Les ouvrages sur la transformation de la guerre ressemblent souvent à un exercice de style visant à infirmer ou confirmer les vues de Clausewitz sur les relations entre un gouvernement, un peuple et une armée. Le livre d’Andreas Krieg et de Jean-Marc Rickli ne constitue pas une exception, les auteurs proposant un nouveau concept, une « nouvelle trinité », dans une démonstration avec laquelle on pourra ne pas être d’accord, mais qui s’appuie sur une réflexion nourrie, claire et agréable à lire.

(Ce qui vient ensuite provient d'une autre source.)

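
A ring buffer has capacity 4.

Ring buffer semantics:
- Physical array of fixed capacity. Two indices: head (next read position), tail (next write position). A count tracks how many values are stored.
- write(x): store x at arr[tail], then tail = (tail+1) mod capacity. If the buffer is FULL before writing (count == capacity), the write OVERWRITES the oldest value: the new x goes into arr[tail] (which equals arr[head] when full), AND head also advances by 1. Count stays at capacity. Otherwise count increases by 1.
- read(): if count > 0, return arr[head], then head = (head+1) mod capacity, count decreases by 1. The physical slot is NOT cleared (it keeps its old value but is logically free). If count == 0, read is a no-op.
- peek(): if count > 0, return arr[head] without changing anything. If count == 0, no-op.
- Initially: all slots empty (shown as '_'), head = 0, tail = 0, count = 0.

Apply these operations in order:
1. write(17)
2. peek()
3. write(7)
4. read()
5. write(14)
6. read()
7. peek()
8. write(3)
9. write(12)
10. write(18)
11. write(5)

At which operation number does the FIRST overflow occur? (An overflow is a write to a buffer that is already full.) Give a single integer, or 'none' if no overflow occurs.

Answer: 11

Derivation:
After op 1 (write(17)): arr=[17 _ _ _] head=0 tail=1 count=1
After op 2 (peek()): arr=[17 _ _ _] head=0 tail=1 count=1
After op 3 (write(7)): arr=[17 7 _ _] head=0 tail=2 count=2
After op 4 (read()): arr=[17 7 _ _] head=1 tail=2 count=1
After op 5 (write(14)): arr=[17 7 14 _] head=1 tail=3 count=2
After op 6 (read()): arr=[17 7 14 _] head=2 tail=3 count=1
After op 7 (peek()): arr=[17 7 14 _] head=2 tail=3 count=1
After op 8 (write(3)): arr=[17 7 14 3] head=2 tail=0 count=2
After op 9 (write(12)): arr=[12 7 14 3] head=2 tail=1 count=3
After op 10 (write(18)): arr=[12 18 14 3] head=2 tail=2 count=4
After op 11 (write(5)): arr=[12 18 5 3] head=3 tail=3 count=4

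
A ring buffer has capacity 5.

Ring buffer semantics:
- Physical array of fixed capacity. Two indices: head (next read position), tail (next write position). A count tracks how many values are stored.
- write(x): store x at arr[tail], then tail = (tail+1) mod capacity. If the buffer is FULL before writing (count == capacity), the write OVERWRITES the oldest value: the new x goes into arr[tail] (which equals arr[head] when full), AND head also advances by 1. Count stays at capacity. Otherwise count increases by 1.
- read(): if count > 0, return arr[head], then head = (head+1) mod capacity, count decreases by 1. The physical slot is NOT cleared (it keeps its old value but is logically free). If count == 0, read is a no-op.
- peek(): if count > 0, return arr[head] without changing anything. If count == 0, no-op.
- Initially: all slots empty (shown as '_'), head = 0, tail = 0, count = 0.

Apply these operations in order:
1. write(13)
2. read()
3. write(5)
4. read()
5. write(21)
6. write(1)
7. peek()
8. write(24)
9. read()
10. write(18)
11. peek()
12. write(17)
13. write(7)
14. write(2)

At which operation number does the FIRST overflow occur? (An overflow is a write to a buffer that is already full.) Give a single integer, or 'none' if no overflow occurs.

Answer: 14

Derivation:
After op 1 (write(13)): arr=[13 _ _ _ _] head=0 tail=1 count=1
After op 2 (read()): arr=[13 _ _ _ _] head=1 tail=1 count=0
After op 3 (write(5)): arr=[13 5 _ _ _] head=1 tail=2 count=1
After op 4 (read()): arr=[13 5 _ _ _] head=2 tail=2 count=0
After op 5 (write(21)): arr=[13 5 21 _ _] head=2 tail=3 count=1
After op 6 (write(1)): arr=[13 5 21 1 _] head=2 tail=4 count=2
After op 7 (peek()): arr=[13 5 21 1 _] head=2 tail=4 count=2
After op 8 (write(24)): arr=[13 5 21 1 24] head=2 tail=0 count=3
After op 9 (read()): arr=[13 5 21 1 24] head=3 tail=0 count=2
After op 10 (write(18)): arr=[18 5 21 1 24] head=3 tail=1 count=3
After op 11 (peek()): arr=[18 5 21 1 24] head=3 tail=1 count=3
After op 12 (write(17)): arr=[18 17 21 1 24] head=3 tail=2 count=4
After op 13 (write(7)): arr=[18 17 7 1 24] head=3 tail=3 count=5
After op 14 (write(2)): arr=[18 17 7 2 24] head=4 tail=4 count=5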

Le postulat de départ des auteurs décrit le monde actuel dans un double mouvement : l’affaiblissement de l’État comme acteur légitime des relations internationales, et l’évolution de la violence armée avec de nouveaux moyens pouvant obtenir des effets stratégiques sans recourir forcément à des capacités destructrices et cinétiques. Ils y associent le retour de la guerre par procuration ou par substitut (surrogate), dans laquelle un commanditaire délègue à un autre acteur, étatique ou non étatique, reconnu ou pas, la capacité de mener la guerre à sa place. Le concept en soi n’est pas récent, mais les auteurs jugent que le xxie siècle accélère cette tendance à « l’externalisation du fardeau de la guerre », du fait des limites toujours plus floues entre paix et guerre, de l’émergence de conflits hybrides, dans un environnement saturé par les médias et qui pose la question de l’action internationale en général, et de l’action militaire en particulier.

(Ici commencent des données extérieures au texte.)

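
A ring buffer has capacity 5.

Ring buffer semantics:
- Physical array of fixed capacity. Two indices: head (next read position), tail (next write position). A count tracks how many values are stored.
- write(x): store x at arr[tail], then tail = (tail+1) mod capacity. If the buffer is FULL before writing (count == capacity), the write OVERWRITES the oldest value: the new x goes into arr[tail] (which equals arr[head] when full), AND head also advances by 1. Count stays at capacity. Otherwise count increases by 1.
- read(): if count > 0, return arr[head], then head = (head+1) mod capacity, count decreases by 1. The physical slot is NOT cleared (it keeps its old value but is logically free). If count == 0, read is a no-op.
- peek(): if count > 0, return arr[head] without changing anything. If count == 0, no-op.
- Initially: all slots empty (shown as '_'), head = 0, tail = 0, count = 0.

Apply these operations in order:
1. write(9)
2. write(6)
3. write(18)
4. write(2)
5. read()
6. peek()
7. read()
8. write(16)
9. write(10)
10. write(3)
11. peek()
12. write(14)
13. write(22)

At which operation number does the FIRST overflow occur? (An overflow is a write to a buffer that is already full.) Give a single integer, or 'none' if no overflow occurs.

Answer: 12

Derivation:
After op 1 (write(9)): arr=[9 _ _ _ _] head=0 tail=1 count=1
After op 2 (write(6)): arr=[9 6 _ _ _] head=0 tail=2 count=2
After op 3 (write(18)): arr=[9 6 18 _ _] head=0 tail=3 count=3
After op 4 (write(2)): arr=[9 6 18 2 _] head=0 tail=4 count=4
After op 5 (read()): arr=[9 6 18 2 _] head=1 tail=4 count=3
After op 6 (peek()): arr=[9 6 18 2 _] head=1 tail=4 count=3
After op 7 (read()): arr=[9 6 18 2 _] head=2 tail=4 count=2
After op 8 (write(16)): arr=[9 6 18 2 16] head=2 tail=0 count=3
After op 9 (write(10)): arr=[10 6 18 2 16] head=2 tail=1 count=4
After op 10 (write(3)): arr=[10 3 18 2 16] head=2 tail=2 count=5
After op 11 (peek()): arr=[10 3 18 2 16] head=2 tail=2 count=5
After op 12 (write(14)): arr=[10 3 14 2 16] head=3 tail=3 count=5
After op 13 (write(22)): arr=[10 3 14 22 16] head=4 tail=4 count=5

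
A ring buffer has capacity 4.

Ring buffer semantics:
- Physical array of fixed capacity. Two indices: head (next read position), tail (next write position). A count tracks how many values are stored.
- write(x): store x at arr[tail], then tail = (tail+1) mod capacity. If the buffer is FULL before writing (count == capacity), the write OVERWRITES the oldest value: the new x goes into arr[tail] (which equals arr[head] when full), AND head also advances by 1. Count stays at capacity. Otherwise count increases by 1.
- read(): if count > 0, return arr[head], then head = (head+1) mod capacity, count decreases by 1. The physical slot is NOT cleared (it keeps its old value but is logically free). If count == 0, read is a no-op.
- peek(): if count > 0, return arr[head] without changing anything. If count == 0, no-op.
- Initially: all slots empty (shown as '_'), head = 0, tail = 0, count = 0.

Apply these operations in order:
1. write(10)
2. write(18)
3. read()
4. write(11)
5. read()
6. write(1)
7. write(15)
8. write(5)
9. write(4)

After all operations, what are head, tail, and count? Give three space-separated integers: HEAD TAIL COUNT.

Answer: 3 3 4

Derivation:
After op 1 (write(10)): arr=[10 _ _ _] head=0 tail=1 count=1
After op 2 (write(18)): arr=[10 18 _ _] head=0 tail=2 count=2
After op 3 (read()): arr=[10 18 _ _] head=1 tail=2 count=1
After op 4 (write(11)): arr=[10 18 11 _] head=1 tail=3 count=2
After op 5 (read()): arr=[10 18 11 _] head=2 tail=3 count=1
After op 6 (write(1)): arr=[10 18 11 1] head=2 tail=0 count=2
After op 7 (write(15)): arr=[15 18 11 1] head=2 tail=1 count=3
After op 8 (write(5)): arr=[15 5 11 1] head=2 tail=2 count=4
After op 9 (write(4)): arr=[15 5 4 1] head=3 tail=3 count=4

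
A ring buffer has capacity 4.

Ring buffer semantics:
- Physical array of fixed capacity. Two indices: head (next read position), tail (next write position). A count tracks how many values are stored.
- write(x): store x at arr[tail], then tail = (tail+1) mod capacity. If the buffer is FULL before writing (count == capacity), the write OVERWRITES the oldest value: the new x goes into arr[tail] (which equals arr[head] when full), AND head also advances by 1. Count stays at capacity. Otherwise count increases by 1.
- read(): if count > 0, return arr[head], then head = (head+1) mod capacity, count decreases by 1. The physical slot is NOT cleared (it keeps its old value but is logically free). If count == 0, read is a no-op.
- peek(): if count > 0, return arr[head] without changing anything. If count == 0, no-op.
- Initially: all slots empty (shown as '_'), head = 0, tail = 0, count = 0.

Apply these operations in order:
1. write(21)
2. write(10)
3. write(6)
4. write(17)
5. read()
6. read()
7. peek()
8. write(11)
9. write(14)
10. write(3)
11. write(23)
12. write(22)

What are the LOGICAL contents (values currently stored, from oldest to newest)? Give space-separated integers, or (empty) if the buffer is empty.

Answer: 14 3 23 22

Derivation:
After op 1 (write(21)): arr=[21 _ _ _] head=0 tail=1 count=1
After op 2 (write(10)): arr=[21 10 _ _] head=0 tail=2 count=2
After op 3 (write(6)): arr=[21 10 6 _] head=0 tail=3 count=3
After op 4 (write(17)): arr=[21 10 6 17] head=0 tail=0 count=4
After op 5 (read()): arr=[21 10 6 17] head=1 tail=0 count=3
After op 6 (read()): arr=[21 10 6 17] head=2 tail=0 count=2
After op 7 (peek()): arr=[21 10 6 17] head=2 tail=0 count=2
After op 8 (write(11)): arr=[11 10 6 17] head=2 tail=1 count=3
After op 9 (write(14)): arr=[11 14 6 17] head=2 tail=2 count=4
After op 10 (write(3)): arr=[11 14 3 17] head=3 tail=3 count=4
After op 11 (write(23)): arr=[11 14 3 23] head=0 tail=0 count=4
After op 12 (write(22)): arr=[22 14 3 23] head=1 tail=1 count=4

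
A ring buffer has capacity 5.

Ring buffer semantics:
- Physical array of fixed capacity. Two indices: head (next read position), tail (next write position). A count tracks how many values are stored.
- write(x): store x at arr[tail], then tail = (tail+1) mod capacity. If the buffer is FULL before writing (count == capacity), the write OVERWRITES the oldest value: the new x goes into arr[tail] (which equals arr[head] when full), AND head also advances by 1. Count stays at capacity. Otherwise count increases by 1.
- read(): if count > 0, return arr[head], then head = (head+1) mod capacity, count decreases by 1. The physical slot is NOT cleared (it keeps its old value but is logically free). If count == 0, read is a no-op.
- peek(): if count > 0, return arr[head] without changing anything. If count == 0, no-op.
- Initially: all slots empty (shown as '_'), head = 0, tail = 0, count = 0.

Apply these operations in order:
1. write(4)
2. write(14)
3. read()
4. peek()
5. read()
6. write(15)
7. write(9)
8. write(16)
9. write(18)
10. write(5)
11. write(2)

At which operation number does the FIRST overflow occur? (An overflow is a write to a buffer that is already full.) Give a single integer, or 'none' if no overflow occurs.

After op 1 (write(4)): arr=[4 _ _ _ _] head=0 tail=1 count=1
After op 2 (write(14)): arr=[4 14 _ _ _] head=0 tail=2 count=2
After op 3 (read()): arr=[4 14 _ _ _] head=1 tail=2 count=1
After op 4 (peek()): arr=[4 14 _ _ _] head=1 tail=2 count=1
After op 5 (read()): arr=[4 14 _ _ _] head=2 tail=2 count=0
After op 6 (write(15)): arr=[4 14 15 _ _] head=2 tail=3 count=1
After op 7 (write(9)): arr=[4 14 15 9 _] head=2 tail=4 count=2
After op 8 (write(16)): arr=[4 14 15 9 16] head=2 tail=0 count=3
After op 9 (write(18)): arr=[18 14 15 9 16] head=2 tail=1 count=4
After op 10 (write(5)): arr=[18 5 15 9 16] head=2 tail=2 count=5
After op 11 (write(2)): arr=[18 5 2 9 16] head=3 tail=3 count=5

Answer: 11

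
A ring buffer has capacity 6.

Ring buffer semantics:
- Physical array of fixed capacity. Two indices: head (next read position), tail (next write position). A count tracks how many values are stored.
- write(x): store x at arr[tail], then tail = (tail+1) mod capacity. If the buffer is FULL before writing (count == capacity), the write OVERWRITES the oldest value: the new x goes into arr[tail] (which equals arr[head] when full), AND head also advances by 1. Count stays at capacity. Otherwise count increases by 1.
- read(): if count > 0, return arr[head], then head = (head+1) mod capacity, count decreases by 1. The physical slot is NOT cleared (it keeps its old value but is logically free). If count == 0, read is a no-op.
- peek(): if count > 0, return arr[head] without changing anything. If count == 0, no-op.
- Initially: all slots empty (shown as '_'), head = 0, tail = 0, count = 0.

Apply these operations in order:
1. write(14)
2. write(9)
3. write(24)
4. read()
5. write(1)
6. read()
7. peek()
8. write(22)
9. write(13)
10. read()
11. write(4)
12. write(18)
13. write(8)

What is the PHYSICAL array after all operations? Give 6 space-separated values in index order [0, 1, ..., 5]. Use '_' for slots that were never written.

After op 1 (write(14)): arr=[14 _ _ _ _ _] head=0 tail=1 count=1
After op 2 (write(9)): arr=[14 9 _ _ _ _] head=0 tail=2 count=2
After op 3 (write(24)): arr=[14 9 24 _ _ _] head=0 tail=3 count=3
After op 4 (read()): arr=[14 9 24 _ _ _] head=1 tail=3 count=2
After op 5 (write(1)): arr=[14 9 24 1 _ _] head=1 tail=4 count=3
After op 6 (read()): arr=[14 9 24 1 _ _] head=2 tail=4 count=2
After op 7 (peek()): arr=[14 9 24 1 _ _] head=2 tail=4 count=2
After op 8 (write(22)): arr=[14 9 24 1 22 _] head=2 tail=5 count=3
After op 9 (write(13)): arr=[14 9 24 1 22 13] head=2 tail=0 count=4
After op 10 (read()): arr=[14 9 24 1 22 13] head=3 tail=0 count=3
After op 11 (write(4)): arr=[4 9 24 1 22 13] head=3 tail=1 count=4
After op 12 (write(18)): arr=[4 18 24 1 22 13] head=3 tail=2 count=5
After op 13 (write(8)): arr=[4 18 8 1 22 13] head=3 tail=3 count=6

Answer: 4 18 8 1 22 13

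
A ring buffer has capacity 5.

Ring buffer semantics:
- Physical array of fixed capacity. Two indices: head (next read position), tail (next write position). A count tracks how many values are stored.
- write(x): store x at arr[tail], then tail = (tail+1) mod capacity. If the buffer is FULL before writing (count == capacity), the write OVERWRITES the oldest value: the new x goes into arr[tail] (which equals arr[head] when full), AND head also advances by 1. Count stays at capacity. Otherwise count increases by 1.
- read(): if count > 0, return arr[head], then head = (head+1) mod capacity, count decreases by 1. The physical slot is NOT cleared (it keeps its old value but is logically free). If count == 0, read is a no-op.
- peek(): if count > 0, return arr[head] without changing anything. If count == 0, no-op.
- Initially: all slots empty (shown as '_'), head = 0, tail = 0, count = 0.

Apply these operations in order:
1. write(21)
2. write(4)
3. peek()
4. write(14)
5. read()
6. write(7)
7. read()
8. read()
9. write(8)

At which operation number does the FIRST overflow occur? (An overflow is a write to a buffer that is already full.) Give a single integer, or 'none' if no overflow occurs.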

En sept chapitres, Rickli et Krieg reviennent sur les origines historiques et l’environnement géostratégique actuel avant de poser leur concept d’une « néo-trinité ». Selon eux, les liens entre les citoyens, le gouvernement et l’armée doivent être revus, face à une distance et une incompréhension accrues – et volontairement créées – entre les citoyens et la façon dont l’État organise leur sécurité et leur défense. Le retour à un schéma caractéristique de l’époque moderne serait permis par le rôle que joueraient les nouvelles technologies, qui « mettent à distance » (il faut lire les analyses sur les drones et le cyber), et s’apparentent de fait à des « substituts technologiques ». Les chapitres 5 et 6 renforcent cette impression, en soulignant combien le degré de procuration conduit à un degré d’autonomie et de dépendance des acteurs, avec les risques (notamment politiques et éthiques) associés.
Trois interrogations surgissent à la lecture de cet essai. La première tient à la nécessité de bâtir un nouveau modèle (« une néo-trinité »), alors que la procuration pourrait être vue comme une pratique ne remettant pas en cause les fondements théoriques de Clausewitz. Le second problème tient au prisme technologique, aux nouvelles formes de guerre à distance (le drone), et au déni de responsabilité (le cyber), quand on observe que les conflits actuels se jouent aussi au contact des réalités du terrain. Enfin, l’externalisation de la guerre n’autorise pas les acteurs étatiques à mener une véritable guerre à bas bruit, du fait des mécanismes démocratiques des États occidentaux, et de l’environnement médiatique – pourtant largement cité.
Cet ouvrage n’en reste pas moins un essai stimulant, offrant un vrai débat sur ce qu’est la guerre aujourd’hui, notamment autour des enjeux éthiques et juridiques liés aux révolutions technologiques, en cours et à venir.